Italian footballer and manager

Fernando "Nando" Orsi (born 12 September 1959 in Rome) is an Italian football manager and former player, who played as a goalkeeper.

== Playing career ==
After starting out at Roma, Orsi, a former goalkeeper, made his professional debut in 1979 for Serie C2 club Siena. The following season he moved to Parma, where he remained for two seasons. He subsequently joined Lazio, where he made his Serie A debut in 1982, a team for which he played from 1982 to 1985, and again, as backup keeper to Valerio Fiori and later Luca Marchegiani, from 1989 until his retirement in 1998. Between his two spells at Lazio, he also spent four seasons (1985 to 1989) in the lower divisions of Italian football with Arezzo.

==Coaching career==
Orsi became assistant coach of Roberto Mancini at Lazio in 2002. He followed Mancini at Inter Milan two years later.
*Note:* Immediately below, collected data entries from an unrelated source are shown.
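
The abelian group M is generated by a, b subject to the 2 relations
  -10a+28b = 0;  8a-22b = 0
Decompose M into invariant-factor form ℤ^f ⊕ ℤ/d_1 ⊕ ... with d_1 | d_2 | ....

Answer: M ≅ ℤ/2 ⊕ ℤ/2

Derivation:
rank_ℚ(R)=2; free=2−2=0
SNF(R) diag = [2, 2] → torsion [2, 2]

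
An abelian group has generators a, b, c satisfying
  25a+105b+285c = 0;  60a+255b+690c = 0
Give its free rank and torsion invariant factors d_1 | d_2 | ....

rank_ℚ(R)=2; free=3−2=1
SNF(R) diag = [5, 15] → torsion [5, 15]

Answer: M ≅ ℤ^1 ⊕ ℤ/5 ⊕ ℤ/15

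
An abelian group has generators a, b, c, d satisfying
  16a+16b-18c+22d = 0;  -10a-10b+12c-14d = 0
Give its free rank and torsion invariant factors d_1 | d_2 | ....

Answer: M ≅ ℤ^2 ⊕ ℤ/2 ⊕ ℤ/2

Derivation:
rank_ℚ(R)=2; free=4−2=2
SNF(R) diag = [2, 2] → torsion [2, 2]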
He left Inter in 2006 in order to pursue a career as head coach. Initially rumoured as possible Arezzo coach in 2006–07, he was surprisingly appointed to a Serie A job on 21 March 2007 by Livorno chairman Aldo Spinelli in order to replace Daniele Arrigoni. He made his debut with a 4–1 home win to Catania on 1 April, leading his side to a mid-table finish in the 2006–07 Serie A season. However, a disappointing start to the 2007–08 league campaign resulted in only two points after the first seven matchdays, convincing Spinelli to sack Orsi on 9 October, making him the first coach to be fired in the season. He was called back at the helm of the amaranto on 28 April 2008, after Spinelli decided to dismiss Giancarlo Camolese from the team's head coaching post, but did not manage to save his club from relegation to Serie B.

He then served as head coach of Lega Pro Prima Divisione club Ternana from October 2010 to February 2011.